I've always assumed this was the stigma, so I've always avoided mentioning it, but during the much more competitive market in 2020-2021, it seemed like big tech types were the only ones wise enough to look past that stigma and appreciate that often, cuts are to business units, not people. My wife was part of a big (31%) layoff at an AI Healthcare company during the earliest round of layoffs, and she had literally hundreds of requests to interview within the first two days of being laid off.

This round of layoffs seems different. If big tech isn't hiring, and they're the only ones wise enough to see through the stigma, that is a possible explanation for why.


It’s newsworthy! The current story being told in tech is that we can lay off significant parts of the workforce with no impact. Following this, the resulting failures are generally hidden or otherwise non-obvious.


This same comment gets posted on nearly every layoffs thread. A lot of people work at tech companies. Despite that, it sucks for someone to lose their job.

There is a disconnect between “tech talent” and the overlap of layoffs. Sure, some firms have downsized across the board, but plenty of layoffs we are seeing in the last 12 weeks is focused on areas other than engineering.

Because a Fortune Global 500 high-tech company doesn't lay-off 10% of it's workforce very often. When they do it signals an underlying weakness in either the company, sector or economy and is thus newsworthy.

I posted a comment a while back about this same phenomenon, which I can't for the life of me find now, but it was quoting some data from media posts about job cuts in the tech industry. The overarching theme was that the "tech worker layoffs" almost never featured actual, STEM degree educated, feature making, bug fixing, engineering focused, individual contributors. The layoffs impacted Sales, Marketing, Product, HR, and Manager roles. Despite this, media outlets continued to make it out as if engineers and scientists were the ones being primarily impacted. They were doing it by hiding the actual jobs roles of those being interviewed deep into the article, in a short one-liner. There was never good data to suggest who those being most effected really were.

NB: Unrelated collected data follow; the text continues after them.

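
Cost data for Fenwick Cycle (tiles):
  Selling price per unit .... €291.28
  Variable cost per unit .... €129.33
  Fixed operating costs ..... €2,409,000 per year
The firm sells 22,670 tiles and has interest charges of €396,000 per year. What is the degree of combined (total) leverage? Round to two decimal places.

Total contribution margin = 22,670 × €161.95 = €3,671,406.50.
Subtracting fixed costs: EBIT = €3,671,406.50 − €2,409,000 = €1,262,406.50. Interest = €396,000.00, so EBIT − I = €866,406.50.
Degree of total leverage = total CM / (EBIT − interest) = €3,671,406.50 / €866,406.50 = 4.2375.

4.24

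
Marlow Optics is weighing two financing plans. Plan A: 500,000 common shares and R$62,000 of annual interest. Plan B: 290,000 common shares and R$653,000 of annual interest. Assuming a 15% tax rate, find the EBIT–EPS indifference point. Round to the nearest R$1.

At indifference, (EBIT − 62,000)(1 − t)/500,000 = (EBIT − 653,000)(1 − t)/290,000.
The (1 − t) factor cancels: (EBIT − 62,000) × 290,000 = (EBIT − 653,000) × 500,000.
Solving, EBIT = (653,000·500,000 − 62,000·290,000) / (500,000 − 290,000) = 308,520,000,000 / 210,000 = 1,469,142.86.

R$1,469,143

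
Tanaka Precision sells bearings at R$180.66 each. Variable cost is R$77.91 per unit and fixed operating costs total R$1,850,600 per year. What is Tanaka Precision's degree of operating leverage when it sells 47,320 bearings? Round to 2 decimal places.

At 47,320 units, contribution = 47,320 × R$102.75 = R$4,862,130.00.
Subtracting fixed costs: EBIT = R$4,862,130.00 − R$1,850,600 = R$3,011,530.00.
So DOL = total CM / EBIT = R$4,862,130.00 / R$3,011,530.00 = 1.6145.

1.61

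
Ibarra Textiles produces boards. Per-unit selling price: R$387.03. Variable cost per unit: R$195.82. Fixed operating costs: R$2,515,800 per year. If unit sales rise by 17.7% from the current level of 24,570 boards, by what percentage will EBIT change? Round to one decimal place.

At 24,570 units, contribution = 24,570 × R$191.21 = R$4,698,029.70.
Subtracting fixed costs: EBIT = R$4,698,029.70 − R$2,515,800 = R$2,182,229.70.
Degree of operating leverage = R$4,698,029.70 / R$2,182,229.70 = 2.1529.
Operating income changes by 2.1529 × +17.7% = +38.1%.

+38.1%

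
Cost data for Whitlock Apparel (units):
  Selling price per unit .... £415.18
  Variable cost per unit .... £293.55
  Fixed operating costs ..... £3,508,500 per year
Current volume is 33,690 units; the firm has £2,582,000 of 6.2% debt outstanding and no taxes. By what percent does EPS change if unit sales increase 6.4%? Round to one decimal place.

+61.1%

Contribution at this volume is 33,690 × £121.63 = £4,097,714.70.
EBIT = £4,097,714.70 − £3,508,500 = £589,214.70.
Interest = £160,084.00, so EBIT − I = £429,130.70.
Degree of combined leverage = contribution ÷ (EBIT − I) = £4,097,714.70 ÷ £429,130.70 = 9.5489.
EPS therefore changes by 9.5489 × (+6.4%) = +61.1%.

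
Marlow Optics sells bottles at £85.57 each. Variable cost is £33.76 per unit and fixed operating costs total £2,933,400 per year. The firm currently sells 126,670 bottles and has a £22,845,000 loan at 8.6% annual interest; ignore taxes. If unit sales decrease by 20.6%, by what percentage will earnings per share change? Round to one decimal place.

Total contribution margin = 126,670 × £51.81 = £6,562,772.70.
Subtracting fixed costs: EBIT = £6,562,772.70 − £2,933,400 = £3,629,372.70.
Interest = £1,964,670.00, so EBIT − I = £1,664,702.70.
Degree of combined leverage = contribution ÷ (EBIT − I) = £6,562,772.70 ÷ £1,664,702.70 = 3.9423.
%ΔEPS = DCL × %ΔSales = 3.9423 × -20.6% = -81.2%.

-81.2%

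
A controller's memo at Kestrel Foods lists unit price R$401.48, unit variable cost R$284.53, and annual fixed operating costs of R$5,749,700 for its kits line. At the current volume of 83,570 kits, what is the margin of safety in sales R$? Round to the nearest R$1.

R$13,813,423

Each unit contributes R$401.48 − R$284.53 = R$116.95. Break-even units = R$5,749,700 ÷ R$116.95 = 49,163.75; break-even revenue = 49,163.75 × R$401.48 = R$19,738,260.42.
Current sales = 83,570 × R$401.48 = R$33,551,683.60.
Margin of safety = R$33,551,683.60 − R$19,738,260.42 = R$13,813,423.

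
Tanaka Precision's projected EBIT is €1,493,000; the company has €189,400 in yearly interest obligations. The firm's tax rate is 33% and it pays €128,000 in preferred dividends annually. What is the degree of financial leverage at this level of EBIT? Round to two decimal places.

Annual interest charges come to €189,400.00.
Preferred dividends grossed up pre-tax: €128,000 / (1 − 0.33) = €191,044.78.
DFL = EBIT ÷ [EBIT − I − D_p/(1−t)] = €1,493,000 ÷ [€1,493,000 − €189,400.00 − €191,044.78] = €1,493,000 ÷ €1,112,555.22 = 1.3420.

1.34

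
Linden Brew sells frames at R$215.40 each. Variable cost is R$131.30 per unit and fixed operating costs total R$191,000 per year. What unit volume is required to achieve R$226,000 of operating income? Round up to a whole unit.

4,959 frames

Each unit contributes R$215.40 − R$131.30 = R$84.10.
Units = (FC + target) / CM = (R$191,000 + R$226,000) / R$84.10 = 4,958.38, so 4,959 frames.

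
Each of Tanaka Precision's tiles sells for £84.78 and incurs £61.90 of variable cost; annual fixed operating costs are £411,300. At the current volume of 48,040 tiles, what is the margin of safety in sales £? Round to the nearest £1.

Unit CM = price − variable cost = £84.78 − £61.90 = £22.88. Break-even units = £411,300 ÷ £22.88 = 17,976.40; break-even revenue = 17,976.40 × £84.78 = £1,524,039.07.
Current sales = 48,040 × £84.78 = £4,072,831.20.
Margin of safety = £4,072,831.20 − £1,524,039.07 = £2,548,792.

£2,548,792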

I don't understand the reasoning behind it beyond blatant ignorance, or perhaps that they have a dislike for silicon valley types and get satisfaction out of demeaning the job role in some way by making engineers out to be as "easily dispensable" as everyone else. It's bizarre. I guess, whatever generates the most clicks.


Firstly, I know nothing of the industry and am just speculating so don't take my question the wrong way...

Wouldn't the the sudden cascade of layoff announcements at big tech employers be interpreted as a leading indicator by employers industry-wide? Like especially considering the way the news cycle has basically amplified each successive announcement?

Again, just a question because my input is admittedly of no value.